It would be unfair, and unwise, to claim that all of Europe was racially diverse for the entire Mediæval period. Likewise, it would be equally inaccurate to claim that for 1,000 years across the whole continent there were only ever white folks. Yes, it could be argued that those living in more remote, little inland villages, the chances of meeting people of darker skin tones or of other cultures or “races” was statistically unlikely. Yet, it is not impossible. From the historical evidence it is clear Mediæval people both travelled often, and that Europeans, Africans and Asians lived, worked and died alongside each other in the towns and cities of Britain and further afield. Bon appétit!
References:
Brown-Leonardi, C., (2021), “The Moors, Black Presence in the United Kingdom Before and After the Tudor Period”, Black History Month Presentations, The Open University, available online (accessed 31 December 2025).
Lamb, V, (2012), “Elizabeth I's Royal Progresses and Kenilworth Castle”, English Historical Fiction Authors blog, available online (accessed 4 August 2025).
Sky History, (2025), “The history of black Britain: Roman Africans”, history.co.uk, available online (accessed 6 August 2025).
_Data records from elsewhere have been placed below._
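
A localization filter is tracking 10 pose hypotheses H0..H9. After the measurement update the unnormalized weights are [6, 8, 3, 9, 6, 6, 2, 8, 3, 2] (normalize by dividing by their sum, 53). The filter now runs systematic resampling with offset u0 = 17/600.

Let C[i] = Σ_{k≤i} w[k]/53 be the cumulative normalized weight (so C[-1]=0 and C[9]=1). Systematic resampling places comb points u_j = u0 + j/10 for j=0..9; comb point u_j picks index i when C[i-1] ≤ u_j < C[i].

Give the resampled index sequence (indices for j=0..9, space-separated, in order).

C = [6/53, 14/53, 17/53, 26/53, 32/53, 38/53, 40/53, 48/53, 51/53, 1]
j=0: u_0=17/600 ∈ [0, 6/53) → index 0
j=1: u_1=77/600 ∈ [6/53, 14/53) → index 1
j=2: u_2=137/600 ∈ [6/53, 14/53) → index 1
j=3: u_3=197/600 ∈ [17/53, 26/53) → index 3
j=4: u_4=257/600 ∈ [17/53, 26/53) → index 3
j=5: u_5=317/600 ∈ [26/53, 32/53) → index 4
j=6: u_6=377/600 ∈ [32/53, 38/53) → index 5
j=7: u_7=437/600 ∈ [38/53, 40/53) → index 6
j=8: u_8=497/600 ∈ [40/53, 48/53) → index 7
j=9: u_9=557/600 ∈ [48/53, 51/53) → index 8

0 1 1 3 3 4 5 6 7 8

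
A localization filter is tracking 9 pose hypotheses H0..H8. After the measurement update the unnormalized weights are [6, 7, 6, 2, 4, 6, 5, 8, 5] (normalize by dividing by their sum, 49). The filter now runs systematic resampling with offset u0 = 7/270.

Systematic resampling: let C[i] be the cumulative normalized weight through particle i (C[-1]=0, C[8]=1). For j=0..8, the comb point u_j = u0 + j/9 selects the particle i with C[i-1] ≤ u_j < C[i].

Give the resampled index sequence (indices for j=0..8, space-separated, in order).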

Stevenson, C., “The Struggles of Travel in the Middle Ages”, Medievalists.net, available online (accessed 4 August 2025).
Endnotes:
1. You may have heard his name pronounced “Thomas à Becket”, but this was not contemporary with his life. Rather it was first used in the 1590s by Thomas Nashe, an English Elizabethan playwright, poet, satirist and a significant pamphleteer. ▲
2. The Italian word mal'aria is derived from “mala aria”, literally meaning “bad air”, a combination of mala “bad” (fem. of malo, from Latin malus) plus aria “air”. ▲
3. St. Augustine's Abbey was originally the Benedictine Monastery of St. Peter and St. Paul but changed its name after its founder St. Augustine of Canterbury's death. The abbey was founded in AD 598 and functioned as a monastery until its dissolution in 1538 during the English Reformation. After the abbey's dissolution, it underwent dismantlement until 1848 whereupon part of the site was repurposed as boarding houses and a library for The King's School, Canterbury. Today the abbey ruins have been preserved for their historical value.
4. The word “Moor” is a historical term coined by European Christians to describe the Muslim inhabitants of the Maghreb (North Africa), Andalusia (Spain), Sicily, and Malta. It derives from “Mauri,” the Latin name for the Berbers who lived in the Roman province of Mauretania, spanning modern Algeria and Morocco.
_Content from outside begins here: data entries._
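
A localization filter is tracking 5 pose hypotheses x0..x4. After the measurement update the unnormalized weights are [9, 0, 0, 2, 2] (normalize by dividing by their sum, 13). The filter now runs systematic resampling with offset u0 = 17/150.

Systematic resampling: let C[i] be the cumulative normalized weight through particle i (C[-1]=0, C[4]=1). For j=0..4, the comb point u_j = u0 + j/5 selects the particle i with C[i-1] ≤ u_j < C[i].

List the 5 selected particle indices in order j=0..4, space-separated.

C = [9/13, 9/13, 9/13, 11/13, 1]
j=0: u_0=17/150 ∈ [0, 9/13) → index 0
j=1: u_1=47/150 ∈ [0, 9/13) → index 0
j=2: u_2=77/150 ∈ [0, 9/13) → index 0
j=3: u_3=107/150 ∈ [9/13, 11/13) → index 3
j=4: u_4=137/150 ∈ [11/13, 1) → index 4

0 0 0 3 4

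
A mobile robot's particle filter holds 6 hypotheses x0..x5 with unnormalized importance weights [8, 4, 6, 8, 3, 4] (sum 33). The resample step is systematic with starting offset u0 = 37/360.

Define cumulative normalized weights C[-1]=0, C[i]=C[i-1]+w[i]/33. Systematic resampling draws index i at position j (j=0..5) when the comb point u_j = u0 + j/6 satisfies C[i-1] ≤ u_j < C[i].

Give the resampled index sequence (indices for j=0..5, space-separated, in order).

C = [8/33, 4/11, 6/11, 26/33, 29/33, 1]
j=0: u_0=37/360 ∈ [0, 8/33) → index 0
j=1: u_1=97/360 ∈ [8/33, 4/11) → index 1
j=2: u_2=157/360 ∈ [4/11, 6/11) → index 2
j=3: u_3=217/360 ∈ [6/11, 26/33) → index 3
j=4: u_4=277/360 ∈ [6/11, 26/33) → index 3
j=5: u_5=337/360 ∈ [29/33, 1) → index 5

0 1 2 3 3 5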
5. They call themselves Amazigh, the “proud raiders”, but most people know them as Berbers. This term was introduced in the 7th-century by Muslim Arabs who invaded North Africa. The Berbers have traditionally inhabited the lands lying between the Sahara and the Mediterranean Sea, between Egypt and the Atlantic. Today, most live in Morocco, Tunisia, Algeria and Libya. Contrary to popular opinion, the Berbers are not necessarily nomadic with many living in villages and farming the land or thriving on local industries, such as iron, copper, lead, pottery, weaving and embroidery. For millennia, North African Berbers fought against Roman, Arab and French invaders. Yet, despite a history of colonisation, they have defended their land and preserved their tamazight language and culture.
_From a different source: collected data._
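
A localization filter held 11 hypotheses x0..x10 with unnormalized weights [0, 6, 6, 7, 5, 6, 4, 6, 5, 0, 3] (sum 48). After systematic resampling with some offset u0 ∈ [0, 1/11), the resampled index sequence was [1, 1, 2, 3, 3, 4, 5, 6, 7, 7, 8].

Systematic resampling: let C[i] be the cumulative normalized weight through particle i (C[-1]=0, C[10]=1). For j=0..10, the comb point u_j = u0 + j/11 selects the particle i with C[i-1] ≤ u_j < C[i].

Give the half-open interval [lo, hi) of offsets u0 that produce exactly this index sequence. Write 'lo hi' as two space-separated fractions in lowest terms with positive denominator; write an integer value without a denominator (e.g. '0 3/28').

C = [0, 1/8, 1/4, 19/48, 1/2, 5/8, 17/24, 5/6, 15/16, 15/16, 1]
j=0 picked index 1: u0 ∈ [0, 1/8)
j=1 picked index 1: u0 ∈ [-1/11, 3/88)
j=2 picked index 2: u0 ∈ [-5/88, 3/44)
j=3 picked index 3: u0 ∈ [-1/44, 65/528)
j=4 picked index 3: u0 ∈ [-5/44, 17/528)
j=5 picked index 4: u0 ∈ [-31/528, 1/22)
j=6 picked index 5: u0 ∈ [-1/22, 7/88)
j=7 picked index 6: u0 ∈ [-1/88, 19/264)
j=8 picked index 7: u0 ∈ [-5/264, 7/66)
j=9 picked index 7: u0 ∈ [-29/264, 1/66)
j=10 picked index 8: u0 ∈ [-5/66, 5/176)
intersection: [0, 1/66)

0 1/66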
6. The Mary Rose was a successful warship and served Henry VIII for 34 years. She sank during the Battle of the Solent in AD 1545, off the south coast of England, resulting in the deaths of most of her crew. In 1982, 437 years after she sank, the remains of the Mary Rose and 19,000 artefacts were recovered, many thousands of which are conserved and displayed by the Mary Rose Trust in Portsmouth Historic Dockyard, where they have been the subject of extensive research ever since.